The past is present in many novels in which characters grapple with the fallout of earlier sins and travails. When this happens in an multi-generational novel on cursed land, the age-old story can be gripping.

Andy Davidson's The Hollow Kind is such a story. In 1989, Nellie has fled an abusive marriage with her 11-year-old son, taking advantage of the surprise legacy from her grandfather. There is a ramshackle house, a Winnebago that's filled with rotting junk, and 1,000 acres of Georgia land on which pine trees were used and abused for the turpentine they could produce.

Nellie's grandfather, August Redfern, started out with a few acres from his father-in-law, a carpetbagger who cheated landowners to begin his empire. (In Empire, Georgia.)

August's teenage bride adores him, but he's not the kind who returns affection with his whole heart. Effie thinks it's the trees that he loves, and nothing else. He's come from New England after a rough upbringing and even harder work.

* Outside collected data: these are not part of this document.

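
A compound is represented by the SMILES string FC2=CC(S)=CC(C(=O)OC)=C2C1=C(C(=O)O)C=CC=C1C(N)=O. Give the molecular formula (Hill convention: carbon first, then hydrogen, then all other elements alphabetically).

Walk through each heavy atom and fill implicit hydrogens from standard valence (C 4, N 3, O 2, S 2, halogen 1):
  atom 1: F (halogen, monovalent) → 0 H
  atom 2: C, bond orders sum to 4 (valence 4) → 0 H
  atom 3: C, bond orders sum to 3 (valence 4) → 1 H
  atom 4: C, bond orders sum to 4 (valence 4) → 0 H
  atom 5: S, bond orders sum to 1 (valence 2) → 1 H
  atom 6: C, bond orders sum to 3 (valence 4) → 1 H
  atom 7: C, bond orders sum to 4 (valence 4) → 0 H
  atom 8: C, bond orders sum to 4 (valence 4) → 0 H
  atom 9: O, bond orders sum to 2 (valence 2) → 0 H
  atom 10: O, bond orders sum to 2 (valence 2) → 0 H
  atom 11: C, bond orders sum to 1 (valence 4) → 3 H
  atom 12: C, bond orders sum to 4 (valence 4) → 0 H
  atom 13: C, bond orders sum to 4 (valence 4) → 0 H
  atom 14: C, bond orders sum to 4 (valence 4) → 0 H
  atom 15: C, bond orders sum to 4 (valence 4) → 0 H
  atom 16: O, bond orders sum to 2 (valence 2) → 0 H
  atom 17: O, bond orders sum to 1 (valence 2) → 1 H
  atom 18: C, bond orders sum to 3 (valence 4) → 1 H
  atom 19: C, bond orders sum to 3 (valence 4) → 1 H
  atom 20: C, bond orders sum to 3 (valence 4) → 1 H
  atom 21: C, bond orders sum to 4 (valence 4) → 0 H
  atom 22: C, bond orders sum to 4 (valence 4) → 0 H
  atom 23: N, bond orders sum to 1 (valence 3) → 2 H
  atom 24: O, bond orders sum to 2 (valence 2) → 0 H
Totals → C:16, H:12, F:1, N:1, O:5, S:1.

C16H12FNO5S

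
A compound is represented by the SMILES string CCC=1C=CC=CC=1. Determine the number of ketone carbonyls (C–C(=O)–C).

0

Scan the SMILES for the ketone motif — none present.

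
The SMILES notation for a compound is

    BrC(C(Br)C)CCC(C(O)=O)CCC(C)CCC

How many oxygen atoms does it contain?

2

Scan the SMILES for O atoms (remember two-letter symbols like Cl and Br are single atoms).
Oxygen count: 2.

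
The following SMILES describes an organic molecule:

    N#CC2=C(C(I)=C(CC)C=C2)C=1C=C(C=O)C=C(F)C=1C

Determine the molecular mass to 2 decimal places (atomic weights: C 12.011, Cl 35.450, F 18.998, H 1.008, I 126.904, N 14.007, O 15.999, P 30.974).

393.20 g/mol

First, the molecular formula is C17H13FINO (counting implicit H from valence).
  C: 17 × 12.011 = 204.187
  F: 1 × 18.998 = 18.998
  H: 13 × 1.008 = 13.104
  I: 1 × 126.904 = 126.904
  N: 1 × 14.007 = 14.007
  O: 1 × 15.999 = 15.999
Sum: 17×12.011 + 1×18.998 + 13×1.008 + 1×126.904 + 1×14.007 + 1×15.999 = 393.199 → 393.20 g/mol.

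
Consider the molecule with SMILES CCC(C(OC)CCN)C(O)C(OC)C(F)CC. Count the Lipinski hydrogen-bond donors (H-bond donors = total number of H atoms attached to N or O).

Donors: find every N or O and count the H atoms it carries.
  atom 5 (O): bond orders sum to 2 → 0 H
  atom 9 (N): bond orders sum to 1 → 2 H
  atom 11 (O): bond orders sum to 1 → 1 H
  atom 13 (O): bond orders sum to 2 → 0 H
Lipinski HBD = 3.

3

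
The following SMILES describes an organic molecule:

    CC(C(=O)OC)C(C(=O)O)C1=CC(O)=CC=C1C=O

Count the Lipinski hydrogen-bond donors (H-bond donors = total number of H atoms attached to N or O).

2

Donors: find every N or O and count the H atoms it carries.
  atom 4 (O): bond orders sum to 2 → 0 H
  atom 5 (O): bond orders sum to 2 → 0 H
  atom 9 (O): bond orders sum to 2 → 0 H
  atom 10 (O): bond orders sum to 1 → 1 H
  atom 14 (O): bond orders sum to 1 → 1 H
  atom 19 (O): bond orders sum to 2 → 0 H
Lipinski HBD = 2.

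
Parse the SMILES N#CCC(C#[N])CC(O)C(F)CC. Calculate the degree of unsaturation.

4

Molecular formula: C9H13FN2O.
DoU = (2C + 2 + N − H − X) / 2, where X is the halogen count and O/S are ignored.
    = (2·9 + 2 + 2 − 13 − 1) / 2 = 8 / 2 = 4.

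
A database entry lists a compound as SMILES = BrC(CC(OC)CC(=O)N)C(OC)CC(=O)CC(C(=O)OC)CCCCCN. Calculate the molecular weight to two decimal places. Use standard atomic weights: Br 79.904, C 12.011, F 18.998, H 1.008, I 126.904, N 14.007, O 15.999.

First, the molecular formula is C19H35BrN2O6 (counting implicit H from valence).
  Br: 1 × 79.904 = 79.904
  C: 19 × 12.011 = 228.209
  H: 35 × 1.008 = 35.280
  N: 2 × 14.007 = 28.014
  O: 6 × 15.999 = 95.994
Sum: 1×79.904 + 19×12.011 + 35×1.008 + 2×14.007 + 6×15.999 = 467.401 → 467.40 g/mol.

467.40 g/mol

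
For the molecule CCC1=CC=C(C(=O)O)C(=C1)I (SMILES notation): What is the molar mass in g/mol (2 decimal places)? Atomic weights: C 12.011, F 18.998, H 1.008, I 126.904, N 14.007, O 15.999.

276.07 g/mol

First, the molecular formula is C9H9IO2 (counting implicit H from valence).
  C: 9 × 12.011 = 108.099
  H: 9 × 1.008 = 9.072
  I: 1 × 126.904 = 126.904
  O: 2 × 15.999 = 31.998
Sum: 9×12.011 + 9×1.008 + 1×126.904 + 2×15.999 = 276.073 → 276.07 g/mol.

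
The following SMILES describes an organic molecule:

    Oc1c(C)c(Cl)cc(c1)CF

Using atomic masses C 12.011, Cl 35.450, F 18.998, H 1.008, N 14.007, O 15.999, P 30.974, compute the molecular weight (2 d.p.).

174.60 g/mol

First, the molecular formula is C8H8ClFO (counting implicit H from valence).
  C: 8 × 12.011 = 96.088
  Cl: 1 × 35.450 = 35.450
  F: 1 × 18.998 = 18.998
  H: 8 × 1.008 = 8.064
  O: 1 × 15.999 = 15.999
Sum: 8×12.011 + 1×35.450 + 1×18.998 + 8×1.008 + 1×15.999 = 174.599 → 174.60 g/mol.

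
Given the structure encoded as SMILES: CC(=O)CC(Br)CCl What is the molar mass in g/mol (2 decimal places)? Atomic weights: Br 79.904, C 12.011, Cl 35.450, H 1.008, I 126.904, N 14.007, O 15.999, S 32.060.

First, the molecular formula is C5H8BrClO (counting implicit H from valence).
  Br: 1 × 79.904 = 79.904
  C: 5 × 12.011 = 60.055
  Cl: 1 × 35.450 = 35.450
  H: 8 × 1.008 = 8.064
  O: 1 × 15.999 = 15.999
Sum: 1×79.904 + 5×12.011 + 1×35.450 + 8×1.008 + 1×15.999 = 199.472 → 199.47 g/mol.

199.47 g/mol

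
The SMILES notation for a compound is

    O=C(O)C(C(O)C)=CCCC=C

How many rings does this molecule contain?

In SMILES, each pair of matching ring-closure digits denotes one ring-closing bond; the number of such bonds equals the number of independent rings.
Ring-closure bonds here: 0.

0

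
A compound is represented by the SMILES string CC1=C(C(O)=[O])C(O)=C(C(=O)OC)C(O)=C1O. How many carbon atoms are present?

Count every carbon token in the SMILES (each C, including those in ring-closure positions and inside branches).
Carbon count: 10.

10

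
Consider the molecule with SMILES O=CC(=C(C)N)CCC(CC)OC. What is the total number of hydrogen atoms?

Walk through each heavy atom and fill implicit hydrogens from standard valence (C 4, N 3, O 2, S 2, halogen 1):
  atom 1: O, bond orders sum to 2 (valence 2) → 0 H
  atom 2: C, bond orders sum to 3 (valence 4) → 1 H
  atom 3: C, bond orders sum to 4 (valence 4) → 0 H
  atom 4: C, bond orders sum to 4 (valence 4) → 0 H
  atom 5: C, bond orders sum to 1 (valence 4) → 3 H
  atom 6: N, bond orders sum to 1 (valence 3) → 2 H
  atom 7: C, bond orders sum to 2 (valence 4) → 2 H
  atom 8: C, bond orders sum to 2 (valence 4) → 2 H
  atom 9: C, bond orders sum to 3 (valence 4) → 1 H
  atom 10: C, bond orders sum to 2 (valence 4) → 2 H
  atom 11: C, bond orders sum to 1 (valence 4) → 3 H
  atom 12: O, bond orders sum to 2 (valence 2) → 0 H
  atom 13: C, bond orders sum to 1 (valence 4) → 3 H
Total hydrogens: 19.

19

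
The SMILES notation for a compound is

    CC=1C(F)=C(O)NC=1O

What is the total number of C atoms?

5

Count every carbon token in the SMILES (each C, including those in ring-closure positions and inside branches).
Carbon count: 5.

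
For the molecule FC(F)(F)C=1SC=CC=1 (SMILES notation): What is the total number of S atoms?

Scan the SMILES for S atoms (remember two-letter symbols like Cl and Br are single atoms).
Sulfur count: 1.

1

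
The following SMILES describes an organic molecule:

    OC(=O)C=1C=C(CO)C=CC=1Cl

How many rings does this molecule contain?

1

In SMILES, each pair of matching ring-closure digits denotes one ring-closing bond; the number of such bonds equals the number of independent rings.
Ring-closure bonds here: 1.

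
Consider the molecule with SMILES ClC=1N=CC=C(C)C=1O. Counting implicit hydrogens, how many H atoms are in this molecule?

6

Walk through each heavy atom and fill implicit hydrogens from standard valence (C 4, N 3, O 2, S 2, halogen 1):
  atom 1: Cl (halogen, monovalent) → 0 H
  atom 2: C, bond orders sum to 4 (valence 4) → 0 H
  atom 3: N, bond orders sum to 3 (valence 3) → 0 H
  atom 4: C, bond orders sum to 3 (valence 4) → 1 H
  atom 5: C, bond orders sum to 3 (valence 4) → 1 H
  atom 6: C, bond orders sum to 4 (valence 4) → 0 H
  atom 7: C, bond orders sum to 1 (valence 4) → 3 H
  atom 8: C, bond orders sum to 4 (valence 4) → 0 H
  atom 9: O, bond orders sum to 1 (valence 2) → 1 H
Total hydrogens: 6.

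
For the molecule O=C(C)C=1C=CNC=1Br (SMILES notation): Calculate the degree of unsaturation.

4

Degree of unsaturation = (number of rings) + (number of π bonds).
Ring closures in the SMILES: 1.
π bonds: 3 double bonds (each 1 DoU) → 3 DoU from unsaturation.
Total DoU = 1 + 3 = 4.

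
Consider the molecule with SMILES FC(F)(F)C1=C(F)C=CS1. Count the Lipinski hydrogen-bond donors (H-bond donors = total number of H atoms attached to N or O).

Donors: find every N or O and count the H atoms it carries.
  (no N or O atoms present)
Lipinski HBD = 0.

0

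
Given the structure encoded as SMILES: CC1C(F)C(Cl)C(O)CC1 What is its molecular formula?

Walk through each heavy atom and fill implicit hydrogens from standard valence (C 4, N 3, O 2, S 2, halogen 1):
  atom 1: C, bond orders sum to 1 (valence 4) → 3 H
  atom 2: C, bond orders sum to 3 (valence 4) → 1 H
  atom 3: C, bond orders sum to 3 (valence 4) → 1 H
  atom 4: F (halogen, monovalent) → 0 H
  atom 5: C, bond orders sum to 3 (valence 4) → 1 H
  atom 6: Cl (halogen, monovalent) → 0 H
  atom 7: C, bond orders sum to 3 (valence 4) → 1 H
  atom 8: O, bond orders sum to 1 (valence 2) → 1 H
  atom 9: C, bond orders sum to 2 (valence 4) → 2 H
  atom 10: C, bond orders sum to 2 (valence 4) → 2 H
Totals → C:7, H:12, Cl:1, F:1, O:1.

C7H12ClFO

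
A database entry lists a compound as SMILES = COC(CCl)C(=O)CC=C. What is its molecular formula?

Walk through each heavy atom and fill implicit hydrogens from standard valence (C 4, N 3, O 2, S 2, halogen 1):
  atom 1: C, bond orders sum to 1 (valence 4) → 3 H
  atom 2: O, bond orders sum to 2 (valence 2) → 0 H
  atom 3: C, bond orders sum to 3 (valence 4) → 1 H
  atom 4: C, bond orders sum to 2 (valence 4) → 2 H
  atom 5: Cl (halogen, monovalent) → 0 H
  atom 6: C, bond orders sum to 4 (valence 4) → 0 H
  atom 7: O, bond orders sum to 2 (valence 2) → 0 H
  atom 8: C, bond orders sum to 2 (valence 4) → 2 H
  atom 9: C, bond orders sum to 3 (valence 4) → 1 H
  atom 10: C, bond orders sum to 2 (valence 4) → 2 H
Totals → C:7, H:11, Cl:1, O:2.

C7H11ClO2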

The pitch he gives to potential workers is enlightened for 1917, promising equality and opportunity to create lives of their own. When the scion of a victim of his carpetbagger father-in-law confronts him, August's deputy assaults him and ends the potential rebellion.

As the community of loggers grows and sets down roots, Effie gives birth on Christmas Eve. There is a surprise that cements her heartache.

The growing Redfern legacy manifests itself in more than one way. There is a haunting presence on the land, perhaps the result of the environmental pillaging. Whether reading The Hollow Kind as a horror story or menacing Southern gothic, the connection between what the Redferns have done to the land and to each other is deep and complex.

Davidson's story is both a page-turner and thoughtful.